When Lust Fades

We look for love to fill our lives to bring us to connection. We look for romance to prove love is something grand and larger than life. But so often what we call love is lust. We lust after another person. We lust after what life can offer. We lust after the intimacy that comes from connection. We romanticize the lust that catches each other's attention. We mistake lust for love and love for lust.

And sometimes... Sometimes the lust we feel grows into a connection that leads to love. The physical becomes the emotional. But sometimes lust fades away and we look for what's left behind. It can be friendship or love or even disconnection.

I look at love through such different eyes than I did when I was younger. I often mistook lust for love and missed the love that presented itself in quiet moments. I wanted to see some grand gesture that would sweep me off my feet yet I never trusted grand gestures. I wanted to believe that every offer of lust was an offer of love. Love and lust were so wrapped in my mind, deciphering the two often felt impossible.

Yet, I knew even then I could love without lusting. I also knew even then I could lust without loving.

Far too often I sought love in the arms of lust even when I didn't particularly like the person.

Many relationships begin with some element of lust that grows into love. I hadn't given this much thought until my Mom recently described her relationship with my Dad by saying "We got married in lust and fell in love."

I'd never considered my parents' relationship as beginning in anything but love even though I knew my own relationship began in lust and grew into love. I thought I loved him, but how could I have? I had no idea what love was at that point in my life. Still, I loved him to the best of my ability at that time, but I think I now offer love that is more loving and compassionate and real than at any time in my life. We share a love now that is more honest and less possessive. It is more liberating and understanding than demanding and constraining. It is less about an ideal of what love should be and more about what actually is. It's about defining our relationship ourselves and supporting each other rather than trying to fit some mold we had no say in creating. Our love has become about writing our own rules rather than forcing ourselves into society's ideal of what we should be.

I've come to understand that neither lust nor love are bad, but they also aren't the same thing as we're so often led to believe particularly by books and movies. Lust and love are part of the human experience. Lust and love lead to connections of their own specific ways. While it' beautiful when the two arrive together, it's also okay when they don't.

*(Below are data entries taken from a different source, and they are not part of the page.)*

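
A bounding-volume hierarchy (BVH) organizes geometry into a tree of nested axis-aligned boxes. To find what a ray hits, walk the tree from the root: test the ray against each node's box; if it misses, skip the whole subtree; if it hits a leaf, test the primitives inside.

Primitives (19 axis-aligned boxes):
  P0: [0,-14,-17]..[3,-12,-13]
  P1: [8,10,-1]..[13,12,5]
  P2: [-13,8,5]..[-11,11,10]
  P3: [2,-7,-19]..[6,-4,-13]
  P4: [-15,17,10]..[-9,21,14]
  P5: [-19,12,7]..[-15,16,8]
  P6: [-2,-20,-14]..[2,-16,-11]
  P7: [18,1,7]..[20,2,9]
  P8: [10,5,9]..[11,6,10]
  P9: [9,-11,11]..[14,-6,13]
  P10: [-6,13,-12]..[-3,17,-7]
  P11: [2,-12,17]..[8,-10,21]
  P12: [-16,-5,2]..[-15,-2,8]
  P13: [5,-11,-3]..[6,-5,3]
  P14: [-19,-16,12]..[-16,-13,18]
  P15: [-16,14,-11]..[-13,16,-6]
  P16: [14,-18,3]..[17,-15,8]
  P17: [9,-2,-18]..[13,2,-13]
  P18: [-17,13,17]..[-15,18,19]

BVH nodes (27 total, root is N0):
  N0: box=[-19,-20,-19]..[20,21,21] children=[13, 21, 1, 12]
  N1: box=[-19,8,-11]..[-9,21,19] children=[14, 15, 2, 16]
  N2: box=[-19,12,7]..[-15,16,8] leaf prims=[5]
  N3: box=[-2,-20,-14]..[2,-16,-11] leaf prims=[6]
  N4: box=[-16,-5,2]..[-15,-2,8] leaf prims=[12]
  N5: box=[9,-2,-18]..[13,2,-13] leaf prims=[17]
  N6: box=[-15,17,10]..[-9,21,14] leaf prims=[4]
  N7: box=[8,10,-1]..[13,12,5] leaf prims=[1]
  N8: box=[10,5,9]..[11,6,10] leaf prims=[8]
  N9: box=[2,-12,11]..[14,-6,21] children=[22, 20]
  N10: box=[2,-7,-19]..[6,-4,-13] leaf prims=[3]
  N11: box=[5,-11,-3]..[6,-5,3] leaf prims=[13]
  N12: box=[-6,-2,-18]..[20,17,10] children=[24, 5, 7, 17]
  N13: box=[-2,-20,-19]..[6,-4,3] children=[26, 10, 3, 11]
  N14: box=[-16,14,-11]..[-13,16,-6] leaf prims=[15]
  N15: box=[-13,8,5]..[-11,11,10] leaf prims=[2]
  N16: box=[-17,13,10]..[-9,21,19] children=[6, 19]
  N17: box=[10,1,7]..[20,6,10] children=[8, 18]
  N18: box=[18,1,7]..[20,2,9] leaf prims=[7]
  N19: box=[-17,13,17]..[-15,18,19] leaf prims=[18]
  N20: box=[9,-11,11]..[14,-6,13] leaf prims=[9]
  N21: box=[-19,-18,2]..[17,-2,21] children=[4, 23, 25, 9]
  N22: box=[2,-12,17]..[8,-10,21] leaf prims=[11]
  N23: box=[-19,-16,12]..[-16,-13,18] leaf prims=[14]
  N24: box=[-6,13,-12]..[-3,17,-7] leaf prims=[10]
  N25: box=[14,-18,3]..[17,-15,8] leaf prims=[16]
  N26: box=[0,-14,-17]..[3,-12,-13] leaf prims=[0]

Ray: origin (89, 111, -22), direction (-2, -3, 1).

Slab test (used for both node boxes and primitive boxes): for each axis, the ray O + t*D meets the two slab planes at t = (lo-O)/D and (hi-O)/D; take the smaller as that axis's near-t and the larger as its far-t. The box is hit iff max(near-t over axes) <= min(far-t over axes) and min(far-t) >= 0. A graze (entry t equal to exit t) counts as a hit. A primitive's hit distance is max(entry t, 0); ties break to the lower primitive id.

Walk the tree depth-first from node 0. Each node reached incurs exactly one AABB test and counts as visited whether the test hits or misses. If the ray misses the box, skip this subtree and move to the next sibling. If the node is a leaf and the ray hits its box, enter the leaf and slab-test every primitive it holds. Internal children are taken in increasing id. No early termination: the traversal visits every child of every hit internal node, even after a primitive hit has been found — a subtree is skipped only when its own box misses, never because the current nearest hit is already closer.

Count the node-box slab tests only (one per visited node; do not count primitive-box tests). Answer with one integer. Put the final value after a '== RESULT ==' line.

Trace the traversal:
N0 x:[69/2,54] y:[30,131/3] z:[3,43] -> hit [69/2,43], descend [1, 12, 13, 21]
  N1 x:[49,54] y:[30,103/3] z:[11,41] -> miss, prune
  N12 x:[69/2,95/2] y:[94/3,113/3] z:[4,32] -> miss, prune
  N13 x:[83/2,91/2] y:[115/3,131/3] z:[3,25] -> miss, prune
  N21 x:[36,54] y:[113/3,43] z:[24,43] -> hit [113/3,43], descend [4, 9, 23, 25]
    N4 x:[52,105/2] y:[113/3,116/3] z:[24,30] -> miss, prune
    N9 x:[75/2,87/2] y:[39,41] z:[33,43] -> hit [39,41], descend [20, 22]
      N20 x:[75/2,40] y:[39,122/3] z:[33,35] -> miss, prune
      N22 x:[81/2,87/2] y:[121/3,41] z:[39,43] -> hit [81/2,41] leaf, test {P11@t=81/2}
    N23 x:[105/2,54] y:[124/3,127/3] z:[34,40] -> miss, prune
    N25 x:[36,75/2] y:[42,43] z:[25,30] -> miss, prune

Summary -> nodes [0, 1, 12, 13, 21, 4, 9, 20, 22, 23, 25]; box-tests=11; leaf-entries=1; first=P11

== RESULT ==
11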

When lust brings two people together, love can grow if the people bring honesty to the table and work on connecting. But lust doesn't have to lead to love and often doesn't. Love doesn't necessarily lead to lust either. The important thing is to be honest about those feelings and how they interconnect or diverge.

When we're lucky the lust of youth grows into the love of maturity without sacrificing the lust that came first. The attraction and the intimacy borne from lust weave into the understanding and unity of love offering a complex and beautiful relationship that survives the challenges and growth of the individuals involved in the relationship.